First, I'll explicitly note that all these functions have the same type.
outputList, getRow, getColumn, getBlock :: Int -> Int -> [Maybe Int]
Now let's start with your original definition.
outputList x y = concat . map ($ y) $ map ($ x) [getRow,getColumn,getBlock]
These functions result in a [Maybe Int], and a list of anything is a monoid. Monoidally combining lists is the same as concatenating the lists, so we can replace concat with mconcat.
outputList x y = mconcat . map ($ y) $ map ($ x) [getRow,getColumn,getBlock]
Another thing that's a monoid is a function, if its result is a monoid. That is, if b is a monoid, then a -> b is a monoid as well. Monoidally combining functions is the same as calling the functions with the same parameter, then monoidally combining the results.
So we can simplify to
outputList x = mconcat $ map ($ x) [getRow,getColumn,getBlock]
And then again to
outputList = mconcat [getRow,getColumn,getBlock]
We're done!
The Typeclassopedia has a section about monoids, although in this case I'm not sure it adds that much beyond the documentation for Data.Monoid.
As a first step we observe that your definition
outputList x y = concat . map ($ y) $ map ($ x) [getRow,getColumn,getBlock]
can be rewritten using the function composition operator (.) instead of the function application operator ($) as follows.
outputList x y = (concat . map ($ y) . map ($ x)) [getRow,getColumn,getBlock]
Next we notice that map is another name for fmap on lists and satisfies the fmap laws, therefore, in particular, we have map (f . g) == map f . map g. We apply this law to define a version using a single application of map.
outputList x y = (concat . map (($ y) . ($ x))) [getRow,getColumn,getBlock]
As a final step we can replace the composition of concat and map by concatMap.

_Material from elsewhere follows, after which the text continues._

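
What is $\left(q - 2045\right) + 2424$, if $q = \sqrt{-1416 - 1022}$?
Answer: $379 + i \sqrt{2438} \approx 379.0 + 49.376 i$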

outputList x y = concatMap (($ y) . ($ x)) [getRow,getColumn,getBlock]
Finally, in my opinion, although Haskell programmers tend to use many fancy operators, it is not a shame to define the function by
outputList x y = concatMap (\f -> f x y) [getRow,getColumn,getBlock]
as it clearly expresses, what the function does. However, using type class abstractions (as demonstrated in the other answer) can be a good thing as you might observe that your problem has a certain abstract structure and gain new insights.
I would go with @dave4420's answer, as it's most concise and expresses exactly what you mean. However, if you didn't want to rely on Data.Monoid then you could rewrite as follows
Original code:
outputList x y = concat . map ($ y) $ map ($ x) [getRow,getColumn,getBlock]
Fuse the two maps:
outputList x y = concat . map (($y) . ($x)) [getRow,getColumn,getBlock]
Replace concat . map with concatMap:
outputList x y = concatMap (($y) . ($x)) [getRow,getColumn,getBlock]
And you're done.
Edit: aaaaand this is exactly the same as @Jan Christiansen's answer. Oh well!